The Gonzales family represent a sizable chunk of the fewer than fifty documented cases of their genetic condition. The father was Petrus, born in the 1530s, and sent to court in Paris because of his curiosity value. Henry II made him a court figure by educating him. We don't know exactly what Henry's motives were, nor what other courtiers thought of Petrus. Perhaps they found it funny that a beast could be dressed up in fancy clothing and spout Latin. Duke William V of Bavaria wrote his sister, "... he is not wild, as one would think. The man is actually a refined and courteous fellow, but just shaggy." When Petrus grew up, he married. His bride was a Parisian woman who had no physical abnormality, and was beautiful. Paintings show a contented couple, along with the eventual progeny. One son had normal hair, and three other sons had their father's hair, as did daughters Maddalena, Francesca, and Antonietta. The family moved to Parma around 1590, under the protection of dukes and cardinals there, but were still living curiosities. There is no indication that the family was different from anyone else except for hair, and it seems that they may have been curiosities but they were not outcasts. The church was forever trying to impose a moral meaning on such oddities and monsters, and in the sixteenth century there was an opinion that monstrosities were increasing. A monstrous child might be just the punishment its sinful unwedded parents deserved, but was also a warning to all sinners to knock off all that sinning. Catholics tended to interpret monsters as being warnings of how heretical those Protestants were, and Protestants thought the monsters were warnings of how rapidly the end of the world was approaching. It is refreshing to read the words of the physician Felix Platter, one of the doctors who examined the Gonzales children. Unlike other physicians and learned men, he described what he saw, and he did not try to explain why the children had so much hair (indeed, he brings up other peoples' explanations only to dismiss them). For him, everyone had hair and these children simply had an excess; it was not a matter in which one could search for an instructive moral.
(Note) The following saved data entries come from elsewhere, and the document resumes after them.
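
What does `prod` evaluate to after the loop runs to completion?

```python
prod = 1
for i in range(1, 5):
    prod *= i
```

Let's trace through this code step by step.

Initialize: prod = 1
Entering loop: for i in range(1, 5):
After iteration 1: i = 1, prod = 1
After iteration 2: i = 2, prod = 2
After iteration 3: i = 3, prod = 6
After iteration 4: i = 4, prod = 24
Loop ends.

Final answer: 24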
Relatively little of this book is specifically about the Gonzales family. Wiesner-Hanks has used them to take a look at a huge number of related subjects, and she always has another surprising fact to tell us about the court protocols, midwifery, gender politics, secret marriages, the history of the people of the Canary Islands, the popular interpretation of wonders and monsters, and much more. It was a strange time, but the story of this hirsute family is an optimistic one. They seem to have been well treated, even if they were specimens. Those who valued them were collectors of curiosities, the forerunners of the museum curators and natural historians of future generations. It may not be that the hairy girls were a necessary step on our way to a better scientific understanding of the world, but this entertaining book shows that they had a place in it.